Generalized Dissimilarity Modelling (GDM)
We used the GDM approach to analyse β-diversity patterns along environmental gradients, which is widely used to identify important environmental drivers for β-diversity and to test the independent significance of these drivers (using permutation tests). The advantage of GDMs is that they allow nonlinear relationships between dissimilarity and distance (Ferrier et al. 2007; Fitzpatrick et al.2013). The environmental matrix in our study included habitat variables (MAT, MAP, altitude, soil N, and soil P) and geographical distances (i.e. spatial distance from latitude and longitude) between sites.
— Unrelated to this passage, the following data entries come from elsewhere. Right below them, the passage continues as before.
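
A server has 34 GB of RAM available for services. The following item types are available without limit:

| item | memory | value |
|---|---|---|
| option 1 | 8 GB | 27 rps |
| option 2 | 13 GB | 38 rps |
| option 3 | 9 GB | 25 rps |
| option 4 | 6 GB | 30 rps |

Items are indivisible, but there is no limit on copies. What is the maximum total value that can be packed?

150 rps

Best value-per-unit is option 4 at 30/6, and filling with it alone uses memory 5×6=30. No mix of the others beats 5×30 = 150.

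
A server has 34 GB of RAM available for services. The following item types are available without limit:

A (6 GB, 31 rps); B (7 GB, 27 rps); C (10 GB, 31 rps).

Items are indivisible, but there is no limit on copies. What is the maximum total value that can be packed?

155 rps

Best value-per-unit is A at 31/6, and filling with it alone uses memory 5×6=30. No mix of the others beats 5×31 = 155.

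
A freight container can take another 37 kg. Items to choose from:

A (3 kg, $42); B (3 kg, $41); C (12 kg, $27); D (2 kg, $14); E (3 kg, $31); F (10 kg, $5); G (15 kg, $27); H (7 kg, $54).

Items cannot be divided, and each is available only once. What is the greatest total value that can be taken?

Check high-value combinations within 37 kg:
- A+B+C+D+E+H: weight 3+3+12+2+3+7=30, value 42+41+27+14+31+54=209
- A+B+D+E+G+H: weight 3+3+2+3+15+7=33, value 42+41+14+31+27+54=209
- A+B+C+E+H: weight 3+3+12+3+7=28, value 42+41+27+31+54=195
Best: $209.

$209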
We plotted the partial effect of each predictor against the level of a given predictor to visualize the results of each GDM (holding all other predictors constant). The maximum height of the line shows the relative importance of the studied predictor in explaining the variation of β-diversity in the model. The shape of the line shows how β-diversity varies along each environmental or spatial gradient, i.e. how the effect of a given predictor on β-diversity varies at a given level of that predictor. Furthermore, we also determined the proportion of deviance uniquely attributable to environment or distance, by comparing the deviance explained by a GDM containing all of the variables and a GDM with all variables except environment or distance, respectively. The unique deviance explained by environment or distance was calculated as the difference in deviance explained by these models. We then converted this to a percentage by dividing the deviance explained by the full GDM. These percentages can indicate the relative importance of geographic distance among sites (linked to dispersal limitation processes) and environmental heterogeneity (linked to niche differentiation processes) in determining variability in β-diversity (Chase & Myers 2011). GDMs were fitted to the β-diversity for turnover component (βturnover) and total (βtotal), separately, using the gdm function in the gdm library (Manion et al. 2017). The results were generally similar for βturnover and βtotal (Fig. 2-3 vs. Fig. S3-4) and therefore we only reported the results for βturnover in the man text for simplicity.